In this week’s blog I’d like to offer that just as with not throwing the baby out with the bathwater, one can see multiple points of view of an event and take away from it what is valuable to you. The more I work on managing my mind and helping clients see their thinking, the more I realize that I can see two opposing views and hold value in both. When we hold the concept of all or nothing in our thoughts and in our actions, we miss growing opportunities.
“If you believe this way, then you must think that.” But why must we think this way? It’s so much more complicated than that; people can enjoy a common interest, but for completely different reasons. For instance, Gal One likes going to the racetrack because she likes the sound of the cars while Guy One likes to go because he enjoys looking at the different models of cars. They both enjoy the same interest, but for different reasons.
With all or nothing thinking might I suggest that you become clear with your beliefs and convictions first, with your own reasons for believing something, and understanding that when you listen to others, they may have differing points of view than you that are just as true; their reasons may not be your reasons. Although deciding this is what you believe, it makes sense to you, and you don’t have to prove it or change anyone’s mind is a comforting thought to some, deciding that your view, as being the best, might not serve you or those around you.
One of my go to emotions is curiosity; if you approach conversations with true intent to understand where a person is coming from, and not to fix or change their point of view, you can learn to truly see how it is they see it. Slowing down and explaining a viewpoint can be a challenge for anyone, especially when emotions are involved. When you choose to really listen and hear someone explain their stance on a topic it is surprising how much that person gains respect and trust in you just by the fact that you have no intent to change them.
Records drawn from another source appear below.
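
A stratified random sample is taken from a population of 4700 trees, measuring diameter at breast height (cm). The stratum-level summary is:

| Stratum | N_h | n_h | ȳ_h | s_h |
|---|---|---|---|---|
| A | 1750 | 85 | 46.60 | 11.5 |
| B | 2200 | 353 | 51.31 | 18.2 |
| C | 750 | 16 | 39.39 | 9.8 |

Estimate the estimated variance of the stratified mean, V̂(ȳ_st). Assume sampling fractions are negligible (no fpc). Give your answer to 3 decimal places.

V̂(ȳ_st) = Σ W_h² s_h²/n_h, with W_h = N_h/N and N = 4700:
  stratum A: (1750/4700)²·11.5²/85 = 0.215703
  stratum B: (2200/4700)²·18.2²/353 = 0.205597
  stratum C: (750/4700)²·9.8²/16 = 0.152848
V̂(ȳ_st) = 0.574149

V̂(ȳ_st) ≈ 0.574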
Understand that just because you were willing to listen does not mean that the person you heard from wants to hear from you, sometimes people just want to be heard and to have someone listen intently and without judgment. Remember growth is an individual job and the more respect you show toward others the more respect you are showing towards yourself. Don’t engage if you are not truly curious, be willing to be truthful with yourself and others on the limits you have for certain topics that might need more development on your part of belief.
When someone is listening and you are actually present with them, not thinking of what to say in return but merely listening with intent to understand, life can open up to you and the relationships around you.
“When you have the choice in being right or being kind, choose kindness.” – by Dr. Wayne Dryer.